Trucks rumble by every few minutes. Carter Road was too narrow for them, so the driller widened it—chopping off the edge of Ms. Farnelli's lawn. “Never asked us,” she says. “We had flower beds there.” Earthmovers changed the pitch of the hayfield above her house; now the road and her driveway wash out when it rains.
Methane in the water wells
Carter Road's biggest problem is the drinking water. One water well after another filled with sediment, methane and unknown elements. Ms. Farnelli's family suffered from intestinal sickness for months before fingering their tap water as the culprit. Pour a neighbor's water into a glass, she says, and it separates into sludge, sediment, brown liquid and bubbles; another's smells like formaldehyde. Ms. Farnelli says drilling-company testers found methane seeping into her well and basement.

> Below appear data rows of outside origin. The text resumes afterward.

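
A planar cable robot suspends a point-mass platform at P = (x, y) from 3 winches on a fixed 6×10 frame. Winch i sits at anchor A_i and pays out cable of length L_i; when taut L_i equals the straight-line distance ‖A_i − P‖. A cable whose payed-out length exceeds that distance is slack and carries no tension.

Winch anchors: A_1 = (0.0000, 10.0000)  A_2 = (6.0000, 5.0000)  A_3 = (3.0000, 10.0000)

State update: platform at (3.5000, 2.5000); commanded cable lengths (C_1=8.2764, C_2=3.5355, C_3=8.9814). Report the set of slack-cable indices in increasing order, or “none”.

3

i=1: geometric 8.2765 vs commanded 8.2764 ⇒ taut
i=2: geometric 3.5355 vs commanded 3.5355 ⇒ taut
i=3: geometric 7.5166 vs commanded 8.9814 ⇒ slack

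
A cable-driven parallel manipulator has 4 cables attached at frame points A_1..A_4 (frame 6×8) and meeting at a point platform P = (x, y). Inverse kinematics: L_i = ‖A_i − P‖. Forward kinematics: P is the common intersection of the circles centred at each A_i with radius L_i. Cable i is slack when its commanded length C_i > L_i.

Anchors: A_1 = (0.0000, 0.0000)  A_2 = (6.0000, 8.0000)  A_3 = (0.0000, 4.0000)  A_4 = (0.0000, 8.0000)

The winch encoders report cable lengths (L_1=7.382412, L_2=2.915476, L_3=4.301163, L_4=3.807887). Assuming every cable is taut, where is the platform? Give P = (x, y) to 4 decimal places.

circle eqns → linear via eq_j − eq_1; set c_j = A_j·A_j − L_j²
c_1 = 0.0000+0.0000−54.5000 = -54.5000
-12.0000·x − 16.0000·y = c_1−c_2 = -146.0000
0.0000·x − 8.0000·y = c_1−c_3 = -52.0000
0.0000·x − 16.0000·y = c_1−c_4 = -104.0000
solve first two rows → x=3.5000, y=6.5000
check cable 4: ‖A_4−P‖² = 14.5000 ≈ L_4² = 14.5000 ✓

(3.5000, 6.5000)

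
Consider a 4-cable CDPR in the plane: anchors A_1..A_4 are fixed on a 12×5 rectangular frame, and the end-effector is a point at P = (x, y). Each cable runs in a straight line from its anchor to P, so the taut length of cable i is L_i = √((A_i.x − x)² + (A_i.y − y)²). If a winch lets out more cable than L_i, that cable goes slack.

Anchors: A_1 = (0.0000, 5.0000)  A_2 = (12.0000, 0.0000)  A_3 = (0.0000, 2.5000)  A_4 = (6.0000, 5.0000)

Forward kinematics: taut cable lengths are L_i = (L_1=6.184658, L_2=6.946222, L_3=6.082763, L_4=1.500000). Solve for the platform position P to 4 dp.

(6.0000, 3.5000)

circle eqns → linear via eq_j − eq_1; set q_j = A_j·A_j − L_j²
q_1 = 0.0000+25.0000−38.2500 = -13.2500
-24.0000·x + 10.0000·y = q_1−q_2 = -109.0000
0.0000·x + 5.0000·y = q_1−q_3 = 17.5000
-12.0000·x + 0.0000·y = q_1−q_4 = -72.0000
solve first two rows → x=6.0000, y=3.5000
check cable 4: ‖A_4−P‖² = 2.2500 ≈ L_4² = 2.2500 ✓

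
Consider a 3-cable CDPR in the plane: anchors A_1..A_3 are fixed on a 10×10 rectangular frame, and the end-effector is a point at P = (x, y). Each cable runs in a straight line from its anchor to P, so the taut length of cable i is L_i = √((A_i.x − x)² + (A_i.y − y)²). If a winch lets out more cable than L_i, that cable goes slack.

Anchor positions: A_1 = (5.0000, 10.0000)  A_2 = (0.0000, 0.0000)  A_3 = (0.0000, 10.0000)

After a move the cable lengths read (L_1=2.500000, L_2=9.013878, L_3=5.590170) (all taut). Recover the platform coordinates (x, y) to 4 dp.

(5.0000, 7.5000)

each cable: (A_i−P)·(A_i−P) = L_i²; let q_i = ‖A_i‖²−L_i²
q_1 = 25.0000+100.0000−6.2500 = 118.7500
row 1: 10.0000x + 20.0000y = 200.0000  (q_2=-81.2500)
row 2: 10.0000x + 0.0000y = 50.0000  (q_3=68.7500)
Cramer on rows 1–2 → x = 5.0000, y = 7.5000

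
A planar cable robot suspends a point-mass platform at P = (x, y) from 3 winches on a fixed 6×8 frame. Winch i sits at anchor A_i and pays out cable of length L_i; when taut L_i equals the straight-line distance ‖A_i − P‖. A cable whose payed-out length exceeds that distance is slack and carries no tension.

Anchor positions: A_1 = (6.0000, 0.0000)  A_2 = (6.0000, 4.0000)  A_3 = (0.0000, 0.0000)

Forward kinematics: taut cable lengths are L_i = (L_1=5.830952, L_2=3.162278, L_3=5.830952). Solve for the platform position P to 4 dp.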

Last New Year's Day, neighbor Norma Fiorentino's water well blew up. A spark from the pump might have ignited methane that, freed by drilling, had migrated underground. Blocks of concrete were blown across the yard. The driller refused to provide bottled water until last week, when a Scranton newspaper splashed the story across its front page. Says Ms. Farnelli, “We're basically ruined.”
...
The gas industry maintains that hydrofracking has not contaminated a single drop of drinking water. Comparing the heavy metals and other chemicals in fracking fluid to canola oil, shampoo and chlorine, industry leaders object when the substances are described as toxic.
“Water itself is toxic; there was a death three or four years ago from an overdose of water, as part of a radio contest,” says Brad Gill, executive director of the Independent Oil and Gas Association of New York and owner of a drilling company. “The key is concentration and exposure. Most of these chemicals are benign.”
The Bloomberg administration and a coalition of environmental and civic groups insist otherwise. They're lobbying the state to drop its plan to allow hydrofracking in the upstate areas that supply unfiltered water to 9.1 million people downstate. Drilling opponents won a big victory last week when Chesapeake said it would not drill in the city's watershed, given the headaches it would involve and the ready availability of the other 91.5% of the Marcellus Shale.
Chesapeake's announcement took some pressure off the Paterson administration but could empower advocates who are demanding protection for other watersheds.
The state regulations proposed Sept. 30 are considered among the nation's strongest. But they might not go far enough, says Kate Sinding, an attorney for the Natural Resources Defense Council. Among her questions: How will leftover hydrofracking fluid be disposed of? Shouldn't its chemical contents be made public? Does the state have enough staff for enforcement? “We're going to look at what the risks are and insist they get managed to the maximum extent possible,” she says.